* Net farm income down 3 pct from 2011’s record
* Production costs up 8 pct, feed rises 18 pct
* Big increase expected in insurance payments
* Farm equity to set new record as assets rise
WASHINGTON, Nov 27 (Reuters) - U.S. farm income will drop by 3 percent this year, the result of surging production costs aggravated by crop losses that stemmed from the worst drought in half a century, the government said on Tuesday.
Even so, income would be close to the record high set in 2011, the Agriculture Department said. In a quarterly forecast, it said production costs would rise by 8 percent this year, outpacing a gain in crop and livestock income.
Feed costs are up 18 percent this year, the USDA said.

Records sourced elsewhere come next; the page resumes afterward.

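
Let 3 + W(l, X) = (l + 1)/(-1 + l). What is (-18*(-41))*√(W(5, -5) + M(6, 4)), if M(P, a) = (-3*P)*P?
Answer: 369*I*√438 ≈ 7722.6*I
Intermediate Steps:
W(l, X) = -3 + (1 + l)/(-1 + l) (W(l, X) = -3 + (l + 1)/(-1 + l) = -3 + (1 + l)/(-1 + l))
M(P, a) = -3*P²
(-18*(-41))*√(W(5, -5) + M(6, 4)) = (-18*(-41))*√(2*(2 - 1*5)/(-1 + 5) - 3*6²) = 738*√(2*(2 - 5)/4 - 3*36) = 738*√(2*(¼)*(-3) - 108) = 738*√(-3/2 - 108) = 738*√(-219/2) = 738*(I*√438/2) = 369*I*√438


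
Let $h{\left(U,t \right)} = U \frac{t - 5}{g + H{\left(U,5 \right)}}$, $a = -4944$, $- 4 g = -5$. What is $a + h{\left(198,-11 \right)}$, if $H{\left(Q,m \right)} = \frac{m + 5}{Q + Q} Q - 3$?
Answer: $- \frac{76944}{13} \approx -5918.8$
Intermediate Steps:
$g = \frac{5}{4}$ ($g = \left(- \frac{1}{4}\right) \left(-5\right) = \frac{5}{4} \approx 1.25$)
$H{\left(Q,m \right)} = - \frac{1}{2} + \frac{m}{2}$ ($H{\left(Q,m \right)} = \frac{5 + m}{2 Q} Q - 3 = \left(\frac{5}{2} + \frac{m}{2}\right) - 3 = - \frac{1}{2} + \frac{m}{2}$)
$h{\left(U,t \right)} = U \left(- \frac{20}{13} + \frac{4 t}{13}\right)$ ($h{\left(U,t \right)} = U \frac{t - 5}{\frac{5}{4} + \left(- \frac{1}{2} + \frac{1}{2} \cdot 5\right)} = U \frac{-5 + t}{\frac{5}{4} + \left(- \frac{1}{2} + \frac{5}{2}\right)} = U \frac{-5 + t}{\frac{5}{4} + 2} = U \frac{-5 + t}{\frac{13}{4}} = U \left(-5 + t\right) \frac{4}{13} = U \left(- \frac{20}{13} + \frac{4 t}{13}\right)$)
$a + h{\left(198,-11 \right)} = -4944 + \frac{4}{13} \cdot 198 \left(-5 - 11\right) = -4944 + \frac{4}{13} \cdot 198 \left(-16\right) = -4944 - \frac{12672}{13} = - \frac{76944}{13}$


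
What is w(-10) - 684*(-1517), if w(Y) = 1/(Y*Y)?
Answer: 103762801/100 ≈ 1.0376e+6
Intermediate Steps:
w(Y) = Y⁻² (w(Y) = 1/(Y²) = Y⁻²)
w(-10) - 684*(-1517) = (-10)⁻² - 684*(-1517) = 1/100 + 1037628 = 103762801/100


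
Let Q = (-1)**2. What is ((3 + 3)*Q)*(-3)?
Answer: -18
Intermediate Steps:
Q = 1
((3 + 3)*Q)*(-3) = ((3 + 3)*1)*(-3) = (6*1)*(-3) = 6*(-3) = -18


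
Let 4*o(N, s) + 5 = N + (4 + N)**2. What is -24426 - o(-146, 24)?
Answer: -117717/4 ≈ -29429.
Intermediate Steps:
o(N, s) = -5/4 + N/4 + (4 + N)**2/4 (o(N, s) = -5/4 + (N + (4 + N)**2)/4 = -5/4 + (N/4 + (4 + N)**2/4) = -5/4 + N/4 + (4 + N)**2/4)
-24426 - o(-146, 24) = -24426 - (-5/4 + (1/4)*(-146) + (4 - 146)**2/4) = -24426 - (-5/4 - 73/2 + (1/4)*(-142)**2) = -24426 - (-5/4 - 73/2 + (1/4)*20164) = -24426 - (-5/4 - 73/2 + 5041) = -24426 - 1*20013/4 = -24426 - 20013/4 = -117717/4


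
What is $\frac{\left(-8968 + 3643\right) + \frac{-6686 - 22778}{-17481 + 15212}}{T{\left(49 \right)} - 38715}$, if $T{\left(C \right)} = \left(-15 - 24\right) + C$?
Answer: $\frac{12052961}{87821645} \approx 0.13724$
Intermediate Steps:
$T{\left(C \right)} = -39 + C$
$\frac{\left(-8968 + 3643\right) + \frac{-6686 - 22778}{-17481 + 15212}}{T{\left(49 \right)} - 38715} = \frac{\left(-8968 + 3643\right) + \frac{-6686 - 22778}{-17481 + 15212}}{\left(-39 + 49\right) - 38715} = \frac{-5325 - \frac{29464}{-2269}}{10 - 38715} = \frac{-5325 - - \frac{29464}{2269}}{-38705} = \left(-5325 + \frac{29464}{2269}\right) \left(- \frac{1}{38705}\right) = \left(- \frac{12052961}{2269}\right) \left(- \frac{1}{38705}\right) = \frac{12052961}{87821645}$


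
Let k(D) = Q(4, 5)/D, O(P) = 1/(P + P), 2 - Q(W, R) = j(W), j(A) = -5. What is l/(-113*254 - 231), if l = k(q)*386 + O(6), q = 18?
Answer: -5407/1041588 ≈ -0.0051911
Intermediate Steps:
Q(W, R) = 7 (Q(W, R) = 2 - 1*(-5) = 2 + 5 = 7)
O(P) = 1/(2*P)
k(D) = 7/D
l = 5407/36 (l = (7/18)*386 + (1/2)/6 = (7*(1/18))*386 + (1/2)*(1/6) = (7/18)*386 + 1/12 = 1351/9 + 1/12 = 5407/36 ≈ 150.19)
l/(-113*254 - 231) = 5407/(36*(-113*254 - 231)) = 5407/(36*(-28702 - 231)) = (5407/36)/(-28933) = (5407/36)*(-1/28933) = -5407/1041588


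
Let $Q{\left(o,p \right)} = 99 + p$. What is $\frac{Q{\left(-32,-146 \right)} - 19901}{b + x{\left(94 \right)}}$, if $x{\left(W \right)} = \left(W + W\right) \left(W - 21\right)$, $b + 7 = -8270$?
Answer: $- \frac{19948}{5447} \approx -3.6622$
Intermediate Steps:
$b = -8277$ ($b = -7 - 8270 = -8277$)
$x{\left(W \right)} = 2 W \left(-21 + W\right)$
$\frac{Q{\left(-32,-146 \right)} - 19901}{b + x{\left(94 \right)}} = \frac{\left(99 - 146\right) - 19901}{-8277 + 2 \cdot 94 \left(-21 + 94\right)} = \frac{-47 - 19901}{-8277 + 2 \cdot 94 \cdot 73} = - \frac{19948}{-8277 + 13724} = - \frac{19948}{5447}$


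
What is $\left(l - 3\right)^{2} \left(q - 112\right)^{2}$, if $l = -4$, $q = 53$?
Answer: $170569$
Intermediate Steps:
$\left(l - 3\right)^{2} \left(q - 112\right)^{2} = \left(-4 - 3\right)^{2} \left(53 - 112\right)^{2} = \left(-7\right)^{2} \left(-59\right)^{2} = 49 \cdot 3481 = 170569$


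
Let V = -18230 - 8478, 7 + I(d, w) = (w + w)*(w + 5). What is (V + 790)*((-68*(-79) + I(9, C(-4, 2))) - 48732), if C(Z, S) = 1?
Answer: 1123674890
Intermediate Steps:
I(d, w) = -7 + 2*w*(5 + w) (I(d, w) = -7 + (w + w)*(w + 5) = -7 + (2*w)*(5 + w) = -7 + 2*w*(5 + w))
V = -26708
(V + 790)*((-68*(-79) + I(9, C(-4, 2))) - 48732) = (-26708 + 790)*((-68*(-79) + (-7 + 2*1² + 10*1)) - 48732) = -25918*((5372 + (-7 + 2*1 + 10)) - 48732) = -25918*((5372 + (-7 + 2 + 10)) - 48732) = -25918*((5372 + 5) - 48732) = -25918*(5377 - 48732) = -25918*(-43355) = 1123674890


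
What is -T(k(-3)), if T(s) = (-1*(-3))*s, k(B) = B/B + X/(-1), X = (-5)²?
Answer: 72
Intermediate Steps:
X = 25
k(B) = -24 (k(B) = B/B + 25/(-1) = 1 + 25*(-1) = 1 - 25 = -24)
T(s) = 3*s
-T(k(-3)) = -3*(-24) = -1*(-72) = 72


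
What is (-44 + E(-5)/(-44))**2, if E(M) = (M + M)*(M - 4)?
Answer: 1026169/484 ≈ 2120.2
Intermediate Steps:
E(M) = 2*M*(-4 + M) (E(M) = (2*M)*(-4 + M) = 2*M*(-4 + M))
(-44 + E(-5)/(-44))**2 = (-44 + (2*(-5)*(-4 - 5))/(-44))**2 = (-44 + (2*(-5)*(-9))*(-1/44))**2 = (-44 + 90*(-1/44))**2 = (-44 - 45/22)**2 = (-1013/22)**2 = 1026169/484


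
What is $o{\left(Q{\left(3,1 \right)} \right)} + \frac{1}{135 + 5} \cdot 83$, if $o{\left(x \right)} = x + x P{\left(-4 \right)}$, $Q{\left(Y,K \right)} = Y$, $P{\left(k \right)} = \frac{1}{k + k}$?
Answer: $\frac{901}{280} \approx 3.2179$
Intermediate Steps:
$P{\left(k \right)} = \frac{1}{2 k}$
$o{\left(x \right)} = \frac{7 x}{8}$ ($o{\left(x \right)} = x + x \frac{1}{2 \left(-4\right)} = x + x \frac{1}{2} \left(- \frac{1}{4}\right) = x + x \left(- \frac{1}{8}\right) = x - \frac{x}{8} = \frac{7 x}{8}$)
$o{\left(Q{\left(3,1 \right)} \right)} + \frac{1}{135 + 5} \cdot 83 = \frac{7}{8} \cdot 3 + \frac{1}{135 + 5} \cdot 83 = \frac{21}{8} + \frac{1}{140} \cdot 83 = \frac{21}{8} + \frac{83}{140} = \frac{901}{280}$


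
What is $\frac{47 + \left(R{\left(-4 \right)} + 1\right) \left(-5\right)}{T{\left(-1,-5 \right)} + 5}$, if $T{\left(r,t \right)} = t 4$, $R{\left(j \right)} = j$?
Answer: $- \frac{62}{15} \approx -4.1333$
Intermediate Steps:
$T{\left(r,t \right)} = 4 t$
$\frac{47 + \left(R{\left(-4 \right)} + 1\right) \left(-5\right)}{T{\left(-1,-5 \right)} + 5} = \frac{47 + \left(-4 + 1\right) \left(-5\right)}{4 \left(-5\right) + 5} = \frac{47 - -15}{-20 + 5} = \frac{47 + 15}{-15} = 62 \left(- \frac{1}{15}\right) = - \frac{62}{15}$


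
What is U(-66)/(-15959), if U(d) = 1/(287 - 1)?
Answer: -1/4564274 ≈ -2.1909e-7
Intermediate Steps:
U(d) = 1/286
U(-66)/(-15959) = (1/286)/(-15959) = (1/286)*(-1/15959) = -1/4564274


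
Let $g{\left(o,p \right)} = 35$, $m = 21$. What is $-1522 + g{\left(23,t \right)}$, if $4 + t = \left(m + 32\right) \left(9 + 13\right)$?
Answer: $-1487$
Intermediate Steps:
$t = 1162$ ($t = -4 + \left(21 + 32\right) \left(9 + 13\right) = -4 + 53 \cdot 22 = -4 + 1166 = 1162$)
$-1522 + g{\left(23,t \right)} = -1522 + 35 = -1487$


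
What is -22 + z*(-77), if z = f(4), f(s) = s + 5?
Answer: -715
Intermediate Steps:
f(s) = 5 + s
z = 9 (z = 5 + 4 = 9)
-22 + z*(-77) = -22 + 9*(-77) = -22 - 693 = -715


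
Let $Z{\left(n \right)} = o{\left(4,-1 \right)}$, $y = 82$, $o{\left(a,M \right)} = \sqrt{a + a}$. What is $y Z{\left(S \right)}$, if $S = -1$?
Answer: $164 \sqrt{2} \approx 231.93$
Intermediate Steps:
$o{\left(a,M \right)} = \sqrt{2} \sqrt{a}$ ($o{\left(a,M \right)} = \sqrt{2 a} = \sqrt{2} \sqrt{a}$)
$Z{\left(n \right)} = 2 \sqrt{2}$ ($Z{\left(n \right)} = \sqrt{2} \sqrt{4} = \sqrt{2} \cdot 2 = 2 \sqrt{2}$)
$y Z{\left(S \right)} = 82 \cdot 2 \sqrt{2} = 164 \sqrt{2}$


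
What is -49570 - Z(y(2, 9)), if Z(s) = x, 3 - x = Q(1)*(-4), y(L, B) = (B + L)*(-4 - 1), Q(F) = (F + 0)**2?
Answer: -49577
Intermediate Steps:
Q(F) = F**2
y(L, B) = -5*B - 5*L (y(L, B) = (B + L)*(-5) = -5*B - 5*L)
x = 7 (x = 3 - 1**2*(-4) = 3 - (-4) = 3 - 1*(-4) = 3 + 4 = 7)
Z(s) = 7
-49570 - Z(y(2, 9)) = -49570 - 1*7 = -49570 - 7 = -49577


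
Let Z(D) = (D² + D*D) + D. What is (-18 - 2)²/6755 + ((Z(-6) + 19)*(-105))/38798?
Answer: -8953835/52416098 ≈ -0.17082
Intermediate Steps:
Z(D) = D + 2*D² (Z(D) = (D² + D²) + D = 2*D² + D = D + 2*D²)
(-18 - 2)²/6755 + ((Z(-6) + 19)*(-105))/38798 = (-18 - 2)²/6755 + ((-6*(1 + 2*(-6)) + 19)*(-105))/38798 = (-20)²*(1/6755) + ((-6*(1 - 12) + 19)*(-105))*(1/38798) = 400*(1/6755) + ((-6*(-11) + 19)*(-105))*(1/38798) = 80/1351 + ((66 + 19)*(-105))*(1/38798) = 80/1351 + (85*(-105))*(1/38798) = 80/1351 - 8925*1/38798 = 80/1351 - 8925/38798 = -8953835/52416098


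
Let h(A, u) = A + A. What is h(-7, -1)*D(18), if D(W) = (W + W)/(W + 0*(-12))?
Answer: -28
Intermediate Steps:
h(A, u) = 2*A
D(W) = 2 (D(W) = (2*W)/(W + 0) = (2*W)/W = 2)
h(-7, -1)*D(18) = (2*(-7))*2 = -14*2 = -28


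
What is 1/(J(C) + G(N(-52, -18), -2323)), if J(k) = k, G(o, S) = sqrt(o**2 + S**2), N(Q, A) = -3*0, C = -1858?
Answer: 1/465 ≈ 0.0021505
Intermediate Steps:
N(Q, A) = 0
G(o, S) = sqrt(S**2 + o**2)
1/(J(C) + G(N(-52, -18), -2323)) = 1/(-1858 + sqrt((-2323)**2 + 0**2)) = 1/(-1858 + sqrt(5396329 + 0)) = 1/(-1858 + sqrt(5396329)) = 1/(-1858 + 2323) = 1/465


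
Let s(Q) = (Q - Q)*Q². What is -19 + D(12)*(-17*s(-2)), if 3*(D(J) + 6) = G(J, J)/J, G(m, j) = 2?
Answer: -19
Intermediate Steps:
s(Q) = 0 (s(Q) = 0*Q² = 0)
D(J) = -6 + 2/(3*J) (D(J) = -6 + (2/J)/3 = -6 + 2/(3*J))
-19 + D(12)*(-17*s(-2)) = -19 + (-6 + (⅔)/12)*(-17*0) = -19 + (-6 + (⅔)*(1/12))*0 = -19 + (-6 + 1/18)*0 = -19 - 107/18*0 = -19 + 0 = -19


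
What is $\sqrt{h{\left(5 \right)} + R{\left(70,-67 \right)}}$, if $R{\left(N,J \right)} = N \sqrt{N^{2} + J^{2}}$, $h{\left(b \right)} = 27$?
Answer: $\sqrt{27 + 70 \sqrt{9389}} \approx 82.521$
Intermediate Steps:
$R{\left(N,J \right)} = N \sqrt{J^{2} + N^{2}}$
$\sqrt{h{\left(5 \right)} + R{\left(70,-67 \right)}} = \sqrt{27 + 70 \sqrt{\left(-67\right)^{2} + 70^{2}}} = \sqrt{27 + 70 \sqrt{4489 + 4900}} = \sqrt{27 + 70 \sqrt{9389}}$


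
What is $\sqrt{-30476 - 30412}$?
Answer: $2 i \sqrt{15222} \approx 246.75 i$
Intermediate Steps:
$\sqrt{-30476 - 30412} = \sqrt{-60888} = 2 i \sqrt{15222}$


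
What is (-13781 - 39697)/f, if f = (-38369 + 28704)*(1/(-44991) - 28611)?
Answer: -1203014349/6220575228415 ≈ -0.00019339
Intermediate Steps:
f = 12441150456830/44991 (f = -9665*(-1/44991 - 28611) = -9665*(-1287237502/44991) = 12441150456830/44991 ≈ 2.7653e+8)
(-13781 - 39697)/f = (-13781 - 39697)/(12441150456830/44991) = -53478*44991/12441150456830 = -1203014349/6220575228415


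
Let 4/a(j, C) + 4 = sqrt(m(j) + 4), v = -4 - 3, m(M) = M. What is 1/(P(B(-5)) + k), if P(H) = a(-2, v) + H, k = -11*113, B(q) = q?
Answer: -1093/1365313 + sqrt(2)/5461252 ≈ -0.00080029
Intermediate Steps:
v = -7
k = -1243
a(j, C) = 4/(-4 + sqrt(4 + j)) (a(j, C) = 4/(-4 + sqrt(j + 4)) = 4/(-4 + sqrt(4 + j)))
P(H) = H + 4/(-4 + sqrt(2)) (P(H) = 4/(-4 + sqrt(4 - 2)) + H = 4/(-4 + sqrt(2)) + H = H + 4/(-4 + sqrt(2)))
1/(P(B(-5)) + k) = 1/((-8/7 - 5 - 2*sqrt(2)/7) - 1243) = 1/((-43/7 - 2*sqrt(2)/7) - 1243) = 1/(-8744/7 - 2*sqrt(2)/7)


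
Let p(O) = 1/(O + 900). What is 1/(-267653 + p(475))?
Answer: -1375/368022874 ≈ -3.7362e-6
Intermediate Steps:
p(O) = 1/(900 + O)
1/(-267653 + p(475)) = 1/(-267653 + 1/(900 + 475)) = 1/(-267653 + 1/1375) = 1/(-368022874/1375) = -1375/368022874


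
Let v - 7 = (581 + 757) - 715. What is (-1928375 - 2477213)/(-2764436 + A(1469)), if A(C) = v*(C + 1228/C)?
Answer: 3235904386/1350333707 ≈ 2.3964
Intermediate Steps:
v = 630 (v = 7 + ((581 + 757) - 715) = 7 + (1338 - 715) = 7 + 623 = 630)
A(C) = 630*C + 773640/C (A(C) = 630*(C + 1228/C) = 630*C + 773640/C)
(-1928375 - 2477213)/(-2764436 + A(1469)) = (-1928375 - 2477213)/(-2764436 + (630*1469 + 773640/1469)) = -4405588/(-2764436 + (925470 + 773640*(1/1469))) = -4405588/(-2764436 + (925470 + 773640/1469)) = -4405588/(-2764436 + 1360289070/1469) = -4405588/(-2700667414/1469) = -4405588*(-1469/2700667414) = 3235904386/1350333707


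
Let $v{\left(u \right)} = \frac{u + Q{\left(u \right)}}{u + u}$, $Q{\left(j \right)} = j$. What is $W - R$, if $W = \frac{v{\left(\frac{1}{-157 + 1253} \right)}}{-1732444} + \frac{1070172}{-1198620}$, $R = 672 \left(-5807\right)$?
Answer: $\frac{225091566811349837}{57681722980} \approx 3.9023 \cdot 10^{6}$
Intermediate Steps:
$R = -3902304$
$v{\left(u \right)} = 1$ ($v{\left(u \right)} = \frac{u + u}{u + u} = \frac{2 u}{2 u} = 2 u \frac{1}{2 u} = 1$)
$W = - \frac{51500396083}{57681722980}$ ($W = 1 \frac{1}{-1732444} + \frac{1070172}{-1198620} = 1 \left(- \frac{1}{1732444}\right) + 1070172 \left(- \frac{1}{1198620}\right) = - \frac{1}{1732444} - \frac{29727}{33295} = - \frac{51500396083}{57681722980} \approx -0.89284$)
$W - R = - \frac{51500396083}{57681722980} - -3902304 = - \frac{51500396083}{57681722980} + 3902304 = \frac{225091566811349837}{57681722980}$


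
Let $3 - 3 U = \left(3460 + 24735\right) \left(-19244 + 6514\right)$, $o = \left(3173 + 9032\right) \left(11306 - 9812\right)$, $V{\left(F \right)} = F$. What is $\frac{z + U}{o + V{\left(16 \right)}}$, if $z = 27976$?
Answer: $\frac{359006281}{54702858} \approx 6.5628$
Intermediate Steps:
$o = 18234270$ ($o = 12205 \cdot 1494 = 18234270$)
$U = \frac{358922353}{3}$ ($U = 1 - \frac{\left(3460 + 24735\right) \left(-19244 + 6514\right)}{3} = 1 - \frac{28195 \left(-12730\right)}{3} = 1 - - \frac{358922350}{3} = 1 + \frac{358922350}{3} = \frac{358922353}{3} \approx 1.1964 \cdot 10^{8}$)
$\frac{z + U}{o + V{\left(16 \right)}} = \frac{27976 + \frac{358922353}{3}}{18234270 + 16} = \frac{359006281}{3 \cdot 18234286} = \frac{359006281}{3} \cdot \frac{1}{18234286} = \frac{359006281}{54702858}$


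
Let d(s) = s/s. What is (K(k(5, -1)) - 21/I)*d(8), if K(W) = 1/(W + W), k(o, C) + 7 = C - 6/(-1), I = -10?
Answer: 37/20 ≈ 1.8500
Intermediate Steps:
k(o, C) = -1 + C (k(o, C) = -7 + (C - 6/(-1)) = -7 + (C - 6*(-1)) = -7 + (C - 1*(-6)) = -7 + (C + 6) = -7 + (6 + C) = -1 + C)
K(W) = 1/(2*W)
d(s) = 1
(K(k(5, -1)) - 21/I)*d(8) = (1/(2*(-1 - 1)) - 21/(-10))*1 = ((1/2)/(-2) - 21*(-1/10))*1 = ((1/2)*(-1/2) + 21/10)*1 = (-1/4 + 21/10)*1 = (37/20)*1 = 37/20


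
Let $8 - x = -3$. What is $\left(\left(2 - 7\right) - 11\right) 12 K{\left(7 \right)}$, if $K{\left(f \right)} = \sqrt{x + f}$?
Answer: $- 576 \sqrt{2} \approx -814.59$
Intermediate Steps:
$x = 11$ ($x = 8 - -3 = 8 + 3 = 11$)
$K{\left(f \right)} = \sqrt{11 + f}$
$\left(\left(2 - 7\right) - 11\right) 12 K{\left(7 \right)} = \left(\left(2 - 7\right) - 11\right) 12 \sqrt{11 + 7} = \left(-5 - 11\right) 12 \sqrt{18} = \left(-16\right) 12 \cdot 3 \sqrt{2} = - 192 \cdot 3 \sqrt{2} = - 576 \sqrt{2}$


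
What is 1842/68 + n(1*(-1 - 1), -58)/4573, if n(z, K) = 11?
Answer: 247771/9146 ≈ 27.091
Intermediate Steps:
1842/68 + n(1*(-1 - 1), -58)/4573 = 1842/68 + 11/4573 = 1842*(1/68) + 11*(1/4573) = 921/34 + 11/4573 = 247771/9146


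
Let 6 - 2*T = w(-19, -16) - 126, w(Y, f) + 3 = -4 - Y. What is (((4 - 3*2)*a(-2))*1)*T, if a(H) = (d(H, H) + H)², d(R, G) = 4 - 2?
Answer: 0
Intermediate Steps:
w(Y, f) = -7 - Y (w(Y, f) = -3 + (-4 - Y) = -7 - Y)
d(R, G) = 2
a(H) = (2 + H)²
T = 60 (T = 3 - ((-7 - 1*(-19)) - 126)/2 = 3 - ((-7 + 19) - 126)/2 = 3 - (12 - 126)/2 = 3 - ½*(-114) = 3 + 57 = 60)
(((4 - 3*2)*a(-2))*1)*T = (((4 - 3*2)*(2 - 2)²)*1)*60 = (((4 - 6)*0²)*1)*60 = (-2*0*1)*60 = (0*1)*60 = 0*60 = 0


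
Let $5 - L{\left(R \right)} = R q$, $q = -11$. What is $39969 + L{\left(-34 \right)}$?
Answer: $39600$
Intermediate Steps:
$L{\left(R \right)} = 5 + 11 R$ ($L{\left(R \right)} = 5 - R \left(-11\right) = 5 - - 11 R = 5 + 11 R$)
$39969 + L{\left(-34 \right)} = 39969 + \left(5 + 11 \left(-34\right)\right) = 39969 + \left(5 - 374\right) = 39969 - 369 = 39600$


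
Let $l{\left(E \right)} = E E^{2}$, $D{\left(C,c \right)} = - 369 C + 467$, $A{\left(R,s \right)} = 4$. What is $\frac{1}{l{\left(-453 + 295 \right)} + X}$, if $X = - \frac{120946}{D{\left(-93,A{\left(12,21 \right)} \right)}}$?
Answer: $- \frac{17392}{68599534777} \approx -2.5353 \cdot 10^{-7}$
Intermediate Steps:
$D{\left(C,c \right)} = 467 - 369 C$
$l{\left(E \right)} = E^{3}$
$X = - \frac{60473}{17392}$ ($X = - \frac{120946}{467 - -34317} = - \frac{120946}{467 + 34317} = - \frac{120946}{34784} = \left(-120946\right) \frac{1}{34784} = - \frac{60473}{17392} \approx -3.4771$)
$\frac{1}{l{\left(-453 + 295 \right)} + X} = \frac{1}{\left(-453 + 295\right)^{3} - \frac{60473}{17392}} = \frac{1}{\left(-158\right)^{3} - \frac{60473}{17392}} = \frac{1}{-3944312 - \frac{60473}{17392}} = \frac{1}{- \frac{68599534777}{17392}} = - \frac{17392}{68599534777}$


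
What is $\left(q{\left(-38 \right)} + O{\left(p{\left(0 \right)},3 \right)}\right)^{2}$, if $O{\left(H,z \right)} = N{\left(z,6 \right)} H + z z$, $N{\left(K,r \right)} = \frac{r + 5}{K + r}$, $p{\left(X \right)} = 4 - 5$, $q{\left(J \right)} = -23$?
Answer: $\frac{18769}{81} \approx 231.72$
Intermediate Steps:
$p{\left(X \right)} = -1$
$N{\left(K,r \right)} = \frac{5 + r}{K + r}$
$O{\left(H,z \right)} = z^{2} + \frac{11 H}{6 + z}$ ($O{\left(H,z \right)} = \frac{5 + 6}{z + 6} H + z z = \frac{1}{6 + z} 11 H + z^{2} = \frac{11}{6 + z} H + z^{2} = \frac{11 H}{6 + z} + z^{2} = z^{2} + \frac{11 H}{6 + z}$)
$\left(q{\left(-38 \right)} + O{\left(p{\left(0 \right)},3 \right)}\right)^{2} = \left(-23 + \frac{11 \left(-1\right) + 3^{2} \left(6 + 3\right)}{6 + 3}\right)^{2} = \left(-23 + \frac{-11 + 9 \cdot 9}{9}\right)^{2} = \left(-23 + \frac{-11 + 81}{9}\right)^{2} = \left(-23 + \frac{1}{9} \cdot 70\right)^{2} = \left(-23 + \frac{70}{9}\right)^{2} = \left(- \frac{137}{9}\right)^{2} = \frac{18769}{81}$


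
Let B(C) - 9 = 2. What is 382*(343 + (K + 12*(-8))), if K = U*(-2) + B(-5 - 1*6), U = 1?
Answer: 97792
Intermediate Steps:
B(C) = 11 (B(C) = 9 + 2 = 11)
K = 9 (K = 1*(-2) + 11 = -2 + 11 = 9)
382*(343 + (K + 12*(-8))) = 382*(343 + (9 + 12*(-8))) = 382*(343 + (9 - 96)) = 382*(343 - 87) = 382*256 = 97792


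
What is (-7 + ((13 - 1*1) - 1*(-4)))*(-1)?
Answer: -9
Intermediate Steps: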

“Despite gains in almost all sources of farm income, larger increases in farm expenditures, especially for purchased feed, have more than wiped out those price-led gains to farm income,” it said.
The largest increases in farm income would come from federal and private insurance indemnity payments, the USDA said.
So far, crop insurers have paid $6.3 billion on losses this year. Some analysts say the still-persisting drought in the Farm Belt will drive indemnities to $20 billion, nearly double the record set last year.
The 8 percent rise in production costs would follow a 9 percent surge in 2011. The USDA said the string of large year-to-year increases in production costs dated to 2002.
Land values continued to rise in 2012, which will bring a new record high for farm equity.
The USDA forecast net farm income of $114 billion this year. It pegged net cash farm income at $132.8 billion, down 1.4 percent.